I sat there and took a couple of sips, looking up and down the counter at the people sitting there. Really, they almost looked like normal, everyday people, except for all the leather and Harley T-shirts. I had just pulled my phone out of my pocket to check my e-mail—not that there was anything important in there—when I caught sight of a familiar-looking buzz cut and brown hair at the far edge of the bar. It wasn’t until the man turned to face forward that I realized it was my neighbor.
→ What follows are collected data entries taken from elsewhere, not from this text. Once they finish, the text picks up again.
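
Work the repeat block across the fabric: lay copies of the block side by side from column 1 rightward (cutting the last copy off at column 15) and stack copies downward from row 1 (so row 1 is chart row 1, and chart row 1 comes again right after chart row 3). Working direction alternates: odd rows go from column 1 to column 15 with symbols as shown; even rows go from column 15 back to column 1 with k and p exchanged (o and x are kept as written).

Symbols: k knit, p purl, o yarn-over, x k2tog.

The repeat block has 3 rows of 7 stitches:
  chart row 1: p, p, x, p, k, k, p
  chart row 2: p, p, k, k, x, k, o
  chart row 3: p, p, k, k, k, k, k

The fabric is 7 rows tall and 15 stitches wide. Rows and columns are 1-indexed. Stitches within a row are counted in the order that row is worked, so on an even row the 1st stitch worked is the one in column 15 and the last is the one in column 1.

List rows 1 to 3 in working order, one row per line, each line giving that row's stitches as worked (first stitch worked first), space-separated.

Result:
p p x p k k p p p x p k k p p
k o p x p p k k o p x p p k k
p p k k k k k p p k k k k k p

Derivation:
Row 1: chart row 1, RS - tile across columns 1-15 and work as-is.
Row 2: chart row 2, WS - tiled (columns 1-15): p p k k x k o p p k k x k o p; work from column 15 back to 1 with k<->p swapped.
Row 3: chart row 3, RS - tile across columns 1-15 and work as-is.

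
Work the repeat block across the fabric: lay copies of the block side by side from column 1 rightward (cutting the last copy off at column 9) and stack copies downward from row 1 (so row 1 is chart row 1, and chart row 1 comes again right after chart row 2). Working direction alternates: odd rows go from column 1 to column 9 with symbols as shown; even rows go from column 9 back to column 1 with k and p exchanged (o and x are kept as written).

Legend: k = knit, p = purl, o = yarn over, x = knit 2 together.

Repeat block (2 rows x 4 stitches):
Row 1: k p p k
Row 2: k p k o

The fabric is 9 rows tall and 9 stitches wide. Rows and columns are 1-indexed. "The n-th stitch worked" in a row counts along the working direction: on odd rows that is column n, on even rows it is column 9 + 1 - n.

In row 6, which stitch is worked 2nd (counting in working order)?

Row 6: (6-1) mod 2 = 1, so use chart row 2. Even row -> WS.
Chart row 2 tiled across columns 1-9: k p k o k p k o k
Wrong side: read the tiled row from column 9 down to 1 and exchange k with p (leave o, x).
Row 6 as worked: p o p k p o p k p
Stitch 2 in working order -> o

Stitch:
o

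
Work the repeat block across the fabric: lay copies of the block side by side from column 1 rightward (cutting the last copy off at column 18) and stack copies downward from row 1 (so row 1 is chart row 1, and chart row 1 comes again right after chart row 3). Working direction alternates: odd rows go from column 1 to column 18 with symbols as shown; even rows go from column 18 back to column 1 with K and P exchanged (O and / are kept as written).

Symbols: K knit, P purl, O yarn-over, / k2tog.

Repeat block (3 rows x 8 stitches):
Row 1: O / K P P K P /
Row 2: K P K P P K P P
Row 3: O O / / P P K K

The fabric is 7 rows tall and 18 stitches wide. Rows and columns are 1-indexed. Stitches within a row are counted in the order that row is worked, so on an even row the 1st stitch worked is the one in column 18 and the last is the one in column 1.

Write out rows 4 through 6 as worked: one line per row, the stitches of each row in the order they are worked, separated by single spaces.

== ROWS AS WORKED ==
/ O / K P K K P / O / K P K K P / O
K P K P P K P P K P K P P K P P K P
O O P P K K / / O O P P K K / / O O

Derivation:
Row 4: chart row 1, WS - tiled (columns 1-18): O / K P P K P / O / K P P K P / O /; work from column 18 back to 1 with K<->P swapped.
Row 5: chart row 2, RS - tile across columns 1-18 and work as-is.
Row 6: chart row 3, WS - tiled (columns 1-18): O O / / P P K K O O / / P P K K O O; work from column 18 back to 1 with K<->P swapped.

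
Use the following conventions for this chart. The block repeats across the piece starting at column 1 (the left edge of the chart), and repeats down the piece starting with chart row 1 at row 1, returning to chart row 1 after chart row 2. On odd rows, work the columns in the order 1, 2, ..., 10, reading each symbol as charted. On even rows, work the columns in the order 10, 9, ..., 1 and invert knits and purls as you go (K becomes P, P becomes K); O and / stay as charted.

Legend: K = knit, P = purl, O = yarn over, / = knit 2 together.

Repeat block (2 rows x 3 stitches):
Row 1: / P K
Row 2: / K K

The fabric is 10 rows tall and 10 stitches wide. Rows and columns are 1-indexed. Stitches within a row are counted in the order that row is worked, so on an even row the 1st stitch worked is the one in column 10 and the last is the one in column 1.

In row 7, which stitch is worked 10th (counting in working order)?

Stitch:
/

Derivation:
Row 7: (7-1) mod 2 = 0, so use chart row 1. Odd row -> RS.
Chart row 1 tiled across columns 1-10: / P K / P K / P K /
RS row: no reversal, no swap; stitch n worked = column n.
Counting 10 along the worked row gives /.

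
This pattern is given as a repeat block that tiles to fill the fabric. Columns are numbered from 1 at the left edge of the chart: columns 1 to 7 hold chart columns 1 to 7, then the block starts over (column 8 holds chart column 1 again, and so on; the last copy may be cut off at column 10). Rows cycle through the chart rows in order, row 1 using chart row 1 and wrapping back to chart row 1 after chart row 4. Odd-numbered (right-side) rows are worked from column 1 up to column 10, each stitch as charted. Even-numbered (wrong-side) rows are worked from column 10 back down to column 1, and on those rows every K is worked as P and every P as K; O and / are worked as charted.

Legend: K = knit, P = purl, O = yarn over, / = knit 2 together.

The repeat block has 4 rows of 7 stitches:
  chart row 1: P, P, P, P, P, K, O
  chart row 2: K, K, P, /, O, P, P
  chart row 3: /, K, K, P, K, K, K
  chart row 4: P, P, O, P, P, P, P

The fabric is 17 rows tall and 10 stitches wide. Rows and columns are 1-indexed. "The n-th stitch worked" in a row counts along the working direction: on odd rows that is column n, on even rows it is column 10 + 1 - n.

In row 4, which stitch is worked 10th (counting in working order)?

== STITCH ==
K

Derivation:
Row 4 uses chart row ((4-1) mod 4)+1 = 4. Row 4 is even, so WS.
Chart row 4 tiled across columns 1-10: P P O P P P P P P O
Wrong side: read the tiled row from column 10 down to 1 and exchange K with P (leave O, /).
Row 4 as worked: O K K K K K K O K K
Stitch 10 in working order -> K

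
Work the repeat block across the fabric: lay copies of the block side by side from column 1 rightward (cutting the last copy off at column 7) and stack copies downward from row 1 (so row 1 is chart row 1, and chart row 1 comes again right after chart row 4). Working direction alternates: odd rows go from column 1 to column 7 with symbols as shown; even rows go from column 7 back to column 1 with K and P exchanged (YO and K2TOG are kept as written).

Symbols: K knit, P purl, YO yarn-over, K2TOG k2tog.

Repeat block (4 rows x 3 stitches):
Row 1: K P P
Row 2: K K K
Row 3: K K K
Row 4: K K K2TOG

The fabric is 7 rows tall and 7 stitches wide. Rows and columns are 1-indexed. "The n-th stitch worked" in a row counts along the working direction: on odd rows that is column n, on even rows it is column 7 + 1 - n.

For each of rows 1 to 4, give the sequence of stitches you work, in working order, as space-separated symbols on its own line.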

Dallas with the asshole brother. Dallas who may or may not be in a marriage with a woman in a red car. Dallas with a giant tattoo across his body. Dallas who was chuckling as he said something to the person who had been sitting beside him.
What were the fucking chances he would be here?
I hadn’t seen a motorcycle at his place in the days since I’d first started paying attention to his house after his brother got beat up. I’d only seen his pickup truck. Was he a biker too?
Taking him in, sitting there with his elbows on the counter, a smile lingering on his sharp face, his attention focused on the television mounted on the wall… I couldn’t really picture him in this kind of place. With the way his hair was cut short and from his posture, all straight back and strong shoulders, I would have thought military, not motorcycle club.
Really?
For one shameful moment, I wondered what the hell I had gotten myself into by moving to my neighborhood and living across from someone like him. Him with his marital problems that took place outside and his brother who got the shit beat out of him for who knows what. Him who hung out at a biker bar of all places.
Just as quickly as that thought filled my head, I accepted how dumb and hypocritical I was being. What mattered was what was on the inside, right?
One of the people in my line of view moved and I noticed he wasn’t wearing a vest like so many of the men were. Maybe he wasn’t in the motorcycle club, or was he?
It doesn’t matter. At least, it shouldn’t.
He had brought back my plastic container and thanked me for helping his brother. There was no reason to think he was a bad guy now, was there? He had dirt smudged on his neck like Louie sometimes did, and something about that reassured me.